MEPs have voted in favour of a Europe-wide ship recycling fund.
The European Parliament's environment committee voted today (26 March) to create a Europe-wide ship recycling fund.
All ships calling at EU ports would have to pay a fee into the fund, which will disburse premiums for safe and sound ship recycling in facilities vetted by the EU.
The goal is to eliminate the price gap to substandard facilities located on beaches in non-OECD countries, where ships are often recycled in a way that is dangerous to the environment and human health.
The MEPs also voted to outlaw beaching, the practice of breaking up ships on tidal beaches. The vote is in response to a European Commission proposal that implements the internationally-agreed Hong Kong Convention on ship recycling. The committee's position would go further than is required by the international convention.
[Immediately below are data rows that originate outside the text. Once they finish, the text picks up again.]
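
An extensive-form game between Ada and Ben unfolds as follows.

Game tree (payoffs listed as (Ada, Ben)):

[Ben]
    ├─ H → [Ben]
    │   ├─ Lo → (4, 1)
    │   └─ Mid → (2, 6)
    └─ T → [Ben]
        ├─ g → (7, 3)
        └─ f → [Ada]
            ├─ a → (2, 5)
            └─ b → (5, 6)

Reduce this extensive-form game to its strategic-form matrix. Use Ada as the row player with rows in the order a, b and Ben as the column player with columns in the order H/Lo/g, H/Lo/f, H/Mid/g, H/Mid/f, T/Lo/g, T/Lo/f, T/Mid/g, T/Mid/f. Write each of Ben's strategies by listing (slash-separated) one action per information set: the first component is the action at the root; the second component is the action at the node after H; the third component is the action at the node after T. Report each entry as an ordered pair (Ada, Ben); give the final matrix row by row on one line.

       H/Lo/g   H/Lo/f  H/Mid/g  H/Mid/f   T/Lo/g   T/Lo/f  T/Mid/g  T/Mid/f
   a    (4,1)    (4,1)    (2,6)    (2,6)    (7,3)    (2,5)    (7,3)    (2,5)
   b    (4,1)    (4,1)    (2,6)    (2,6)    (7,3)    (5,6)    (7,3)    (5,6)

a: (4,1) (4,1) (2,6) (2,6) (7,3) (2,5) (7,3) (2,5) | b: (4,1) (4,1) (2,6) (2,6) (7,3) (5,6) (7,3) (5,6)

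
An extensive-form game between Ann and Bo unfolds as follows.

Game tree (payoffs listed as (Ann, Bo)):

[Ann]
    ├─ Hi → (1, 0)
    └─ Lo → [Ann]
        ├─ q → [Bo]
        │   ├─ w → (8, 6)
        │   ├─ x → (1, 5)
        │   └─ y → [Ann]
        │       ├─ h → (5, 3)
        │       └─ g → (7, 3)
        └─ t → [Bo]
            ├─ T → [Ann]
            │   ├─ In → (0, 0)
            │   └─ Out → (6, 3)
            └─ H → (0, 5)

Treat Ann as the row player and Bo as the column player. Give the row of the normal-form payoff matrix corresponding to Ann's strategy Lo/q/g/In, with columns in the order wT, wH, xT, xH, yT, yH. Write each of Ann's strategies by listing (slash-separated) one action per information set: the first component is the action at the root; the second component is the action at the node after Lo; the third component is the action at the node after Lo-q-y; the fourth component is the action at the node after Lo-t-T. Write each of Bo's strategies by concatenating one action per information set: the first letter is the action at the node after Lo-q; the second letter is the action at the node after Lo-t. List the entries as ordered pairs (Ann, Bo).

vs wT: Ann plays Lo → Ann plays q at [Lo] → Bo plays w at [Lo-q] → (8, 6)
vs wH: Ann plays Lo → Ann plays q at [Lo] → Bo plays w at [Lo-q] → (8, 6)
vs xT: Ann plays Lo → Ann plays q at [Lo] → Bo plays x at [Lo-q] → (1, 5)
vs xH: Ann plays Lo → Ann plays q at [Lo] → Bo plays x at [Lo-q] → (1, 5)
vs yT: Ann plays Lo → Ann plays q at [Lo] → Bo plays y at [Lo-q] → Ann plays g at [Lo-q-y] → (7, 3)
vs yH: Ann plays Lo → Ann plays q at [Lo] → Bo plays y at [Lo-q] → Ann plays g at [Lo-q-y] → (7, 3)

(8,6) (8,6) (1,5) (1,5) (7,3) (7,3)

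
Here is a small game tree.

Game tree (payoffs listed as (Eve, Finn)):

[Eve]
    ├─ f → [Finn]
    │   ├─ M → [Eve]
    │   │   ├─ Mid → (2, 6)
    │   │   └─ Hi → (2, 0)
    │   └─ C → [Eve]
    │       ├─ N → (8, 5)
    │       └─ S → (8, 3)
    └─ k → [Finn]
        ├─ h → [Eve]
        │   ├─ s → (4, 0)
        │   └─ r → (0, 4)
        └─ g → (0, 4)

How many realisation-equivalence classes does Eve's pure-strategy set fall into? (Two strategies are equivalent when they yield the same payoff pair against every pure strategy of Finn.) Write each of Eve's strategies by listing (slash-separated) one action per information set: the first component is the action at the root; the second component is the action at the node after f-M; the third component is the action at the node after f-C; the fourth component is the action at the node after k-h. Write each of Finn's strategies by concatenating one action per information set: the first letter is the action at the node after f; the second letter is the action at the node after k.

6

Eve has 16 pure strategies: f/Mid/N/s, f/Mid/N/r, f/Mid/S/s, f/Mid/S/r, f/Hi/N/s, f/Hi/N/r, f/Hi/S/s, f/Hi/S/r, k/Mid/N/s, k/Mid/N/r, k/Mid/S/s, k/Mid/S/r, k/Hi/N/s, k/Hi/N/r, k/Hi/S/s, k/Hi/S/r. Columns: Mh, Mg, Ch, Cg.
{f/Mid/N/s, f/Mid/N/r} → row (2,6) (2,6) (8,5) (8,5)
{f/Mid/S/s, f/Mid/S/r} → row (2,6) (2,6) (8,3) (8,3)
{f/Hi/N/s, f/Hi/N/r} → row (2,0) (2,0) (8,5) (8,5)
{f/Hi/S/s, f/Hi/S/r} → row (2,0) (2,0) (8,3) (8,3)
{k/Mid/N/s, k/Mid/S/s, k/Hi/N/s, k/Hi/S/s} → row (4,0) (0,4) (4,0) (0,4)
{k/Mid/N/r, k/Mid/S/r, k/Hi/N/r, k/Hi/S/r} → row (0,4) (0,4) (0,4) (0,4)
That's 6 distinct rows out of 16 strategies.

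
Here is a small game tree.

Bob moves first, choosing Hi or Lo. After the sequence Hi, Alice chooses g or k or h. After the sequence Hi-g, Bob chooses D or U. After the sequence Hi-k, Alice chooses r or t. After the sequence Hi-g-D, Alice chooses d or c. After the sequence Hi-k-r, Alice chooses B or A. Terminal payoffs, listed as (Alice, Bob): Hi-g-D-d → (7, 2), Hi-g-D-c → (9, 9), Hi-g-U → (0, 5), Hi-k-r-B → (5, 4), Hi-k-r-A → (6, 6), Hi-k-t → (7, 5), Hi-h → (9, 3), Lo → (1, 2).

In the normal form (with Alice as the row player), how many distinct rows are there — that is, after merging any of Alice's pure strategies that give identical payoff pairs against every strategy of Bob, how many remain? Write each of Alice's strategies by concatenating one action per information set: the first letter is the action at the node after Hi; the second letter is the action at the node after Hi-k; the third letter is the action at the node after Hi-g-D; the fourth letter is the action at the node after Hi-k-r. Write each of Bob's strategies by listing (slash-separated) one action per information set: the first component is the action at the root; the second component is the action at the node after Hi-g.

Alice has 24 pure strategies: grdB, grdA, grcB, grcA, gtdB, gtdA, gtcB, gtcA, krdB, krdA, krcB, krcA, ktdB, ktdA, ktcB, ktcA, hrdB, hrdA, hrcB, hrcA, htdB, htdA, htcB, htcA. Columns: Hi/D, Hi/U, Lo/D, Lo/U.
{grdB, grdA, gtdB, gtdA} → row (7,2) (0,5) (1,2) (1,2)
{grcB, grcA, gtcB, gtcA} → row (9,9) (0,5) (1,2) (1,2)
{krdB, krcB} → row (5,4) (5,4) (1,2) (1,2)
{krdA, krcA} → row (6,6) (6,6) (1,2) (1,2)
{ktdB, ktdA, ktcB, ktcA} → row (7,5) (7,5) (1,2) (1,2)
{hrdB, hrdA, hrcB, hrcA, htdB, htdA, htcB, htcA} → row (9,3) (9,3) (1,2) (1,2)
That's 6 distinct rows out of 24 strategies.

6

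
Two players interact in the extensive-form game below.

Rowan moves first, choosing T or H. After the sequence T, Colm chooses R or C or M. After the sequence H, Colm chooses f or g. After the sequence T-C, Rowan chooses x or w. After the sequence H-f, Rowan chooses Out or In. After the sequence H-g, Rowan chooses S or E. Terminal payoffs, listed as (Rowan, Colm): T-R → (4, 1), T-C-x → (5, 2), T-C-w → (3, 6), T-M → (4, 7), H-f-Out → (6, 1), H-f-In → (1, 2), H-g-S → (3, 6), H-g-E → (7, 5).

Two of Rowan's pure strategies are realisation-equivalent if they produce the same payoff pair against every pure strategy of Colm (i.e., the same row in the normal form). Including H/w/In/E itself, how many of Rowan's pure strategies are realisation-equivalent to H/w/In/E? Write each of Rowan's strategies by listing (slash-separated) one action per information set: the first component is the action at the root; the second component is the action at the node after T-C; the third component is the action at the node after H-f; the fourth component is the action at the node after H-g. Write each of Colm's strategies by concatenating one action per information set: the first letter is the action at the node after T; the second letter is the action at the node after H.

Row for H/w/In/E (columns Rf, Rg, Cf, Cg, Mf, Mg): (1,2) (7,5) (1,2) (7,5) (1,2) (7,5).
Under H/w/In/E, Rowan's choice at the node after T-C can never be reached regardless of what Colm does, so varying those choices leaves every outcome unchanged.
Holding the reachable choices fixed and varying the unreachable one freely already gives 2 equivalent strategies.
No other strategy reproduces this row, so those 2 are the full class: H/x/In/E, H/w/In/E.

2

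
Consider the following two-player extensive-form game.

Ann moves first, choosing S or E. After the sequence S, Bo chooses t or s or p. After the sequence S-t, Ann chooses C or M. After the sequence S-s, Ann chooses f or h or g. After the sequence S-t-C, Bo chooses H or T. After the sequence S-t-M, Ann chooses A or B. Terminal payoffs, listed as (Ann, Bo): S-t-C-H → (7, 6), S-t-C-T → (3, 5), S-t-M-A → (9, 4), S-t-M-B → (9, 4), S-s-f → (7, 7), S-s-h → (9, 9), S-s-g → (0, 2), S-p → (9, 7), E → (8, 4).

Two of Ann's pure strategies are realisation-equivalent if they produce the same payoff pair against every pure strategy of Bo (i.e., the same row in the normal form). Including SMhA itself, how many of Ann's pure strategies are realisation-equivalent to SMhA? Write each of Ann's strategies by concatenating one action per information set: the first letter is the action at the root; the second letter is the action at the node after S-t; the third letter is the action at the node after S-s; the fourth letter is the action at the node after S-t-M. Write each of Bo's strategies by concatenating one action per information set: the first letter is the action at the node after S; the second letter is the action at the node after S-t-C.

Row for SMhA (columns tH, tT, sH, sT, pH, pT): (9,4) (9,4) (9,9) (9,9) (9,7) (9,7).
Every one of Ann's information sets is on the play path for some reply by Bo when Ann follows SMhA.
Even so, SMhB happens to produce the same payoff in every column — so 2 strategies share this row.

2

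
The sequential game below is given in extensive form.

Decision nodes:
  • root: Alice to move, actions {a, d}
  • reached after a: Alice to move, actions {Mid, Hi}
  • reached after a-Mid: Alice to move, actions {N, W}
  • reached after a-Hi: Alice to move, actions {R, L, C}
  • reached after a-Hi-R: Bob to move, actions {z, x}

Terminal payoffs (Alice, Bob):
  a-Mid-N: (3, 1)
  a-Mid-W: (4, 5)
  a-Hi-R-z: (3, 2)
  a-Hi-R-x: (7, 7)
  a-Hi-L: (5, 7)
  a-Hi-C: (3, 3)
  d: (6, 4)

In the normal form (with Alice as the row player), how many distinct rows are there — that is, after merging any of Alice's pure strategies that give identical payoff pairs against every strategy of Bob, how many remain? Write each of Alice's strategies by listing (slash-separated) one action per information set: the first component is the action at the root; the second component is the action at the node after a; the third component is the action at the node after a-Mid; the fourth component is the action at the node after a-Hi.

6

Alice has 24 pure strategies: a/Mid/N/R, a/Mid/N/L, a/Mid/N/C, a/Mid/W/R, a/Mid/W/L, a/Mid/W/C, a/Hi/N/R, a/Hi/N/L, a/Hi/N/C, a/Hi/W/R, a/Hi/W/L, a/Hi/W/C, d/Mid/N/R, d/Mid/N/L, d/Mid/N/C, d/Mid/W/R, d/Mid/W/L, d/Mid/W/C, d/Hi/N/R, d/Hi/N/L, d/Hi/N/C, d/Hi/W/R, d/Hi/W/L, d/Hi/W/C. Columns: z, x.
{a/Mid/N/R, a/Mid/N/L, a/Mid/N/C} → row (3,1) (3,1)
{a/Mid/W/R, a/Mid/W/L, a/Mid/W/C} → row (4,5) (4,5)
{a/Hi/N/R, a/Hi/W/R} → row (3,2) (7,7)
{a/Hi/N/L, a/Hi/W/L} → row (5,7) (5,7)
{a/Hi/N/C, a/Hi/W/C} → row (3,3) (3,3)
{d/Mid/N/R, d/Mid/N/L, d/Mid/N/C, d/Mid/W/R, d/Mid/W/L, d/Mid/W/C, d/Hi/N/R, d/Hi/N/L, d/Hi/N/C, d/Hi/W/R, d/Hi/W/L, d/Hi/W/C} → row (6,4) (6,4)
That's 6 distinct rows out of 24 strategies.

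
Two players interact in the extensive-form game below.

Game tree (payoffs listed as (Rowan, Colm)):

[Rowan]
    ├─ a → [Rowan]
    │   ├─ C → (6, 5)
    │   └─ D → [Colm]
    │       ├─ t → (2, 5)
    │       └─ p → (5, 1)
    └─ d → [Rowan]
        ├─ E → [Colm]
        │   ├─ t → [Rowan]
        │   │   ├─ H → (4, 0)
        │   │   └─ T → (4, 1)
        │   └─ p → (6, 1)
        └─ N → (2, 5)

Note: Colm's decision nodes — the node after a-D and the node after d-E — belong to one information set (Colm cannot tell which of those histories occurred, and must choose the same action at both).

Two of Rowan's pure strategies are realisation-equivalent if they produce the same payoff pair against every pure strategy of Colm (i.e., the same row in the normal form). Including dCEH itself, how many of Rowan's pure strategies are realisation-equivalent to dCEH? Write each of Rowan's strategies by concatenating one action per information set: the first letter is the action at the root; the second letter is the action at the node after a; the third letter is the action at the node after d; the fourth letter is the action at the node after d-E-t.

Row for dCEH (columns t, p): (4,0) (6,1).
Under dCEH, Rowan's choice at the node after a can never be reached regardless of what Colm does, so varying those choices leaves every outcome unchanged.
Holding the reachable choices fixed and varying the unreachable one freely already gives 2 equivalent strategies.
No other strategy reproduces this row, so those 2 are the full class: dCEH, dDEH.

2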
Patrizia Heidegger, executive director of the environmental campaign group Shipbreaking Platform, said that if the MEP position were to be adopted into EU law it would be “the first supra-national legally-binding rule which prohibits beaching.”
But Heidegger expressed disappointment that the committee also voted to remove toxic ships from the EU Waste Shipment Regulation. That regulation implemented the separate Basel Convention, which forbids the export of hazardous waste from rich countries to poor ones. The MEPs said the new Hong Kong convention makes this redundant, but campaigners disagree.
“Such a proposal does not stand against any careful analysis of European and international law,” said Ludwig Krämer, an environmental lawyer and former head of the waste management unit at the European Commission's environment department. In November 2012, Krämer argued in a legal analysis that removing end-of-life ships from the EU Waste Shipment Regulation was against international law.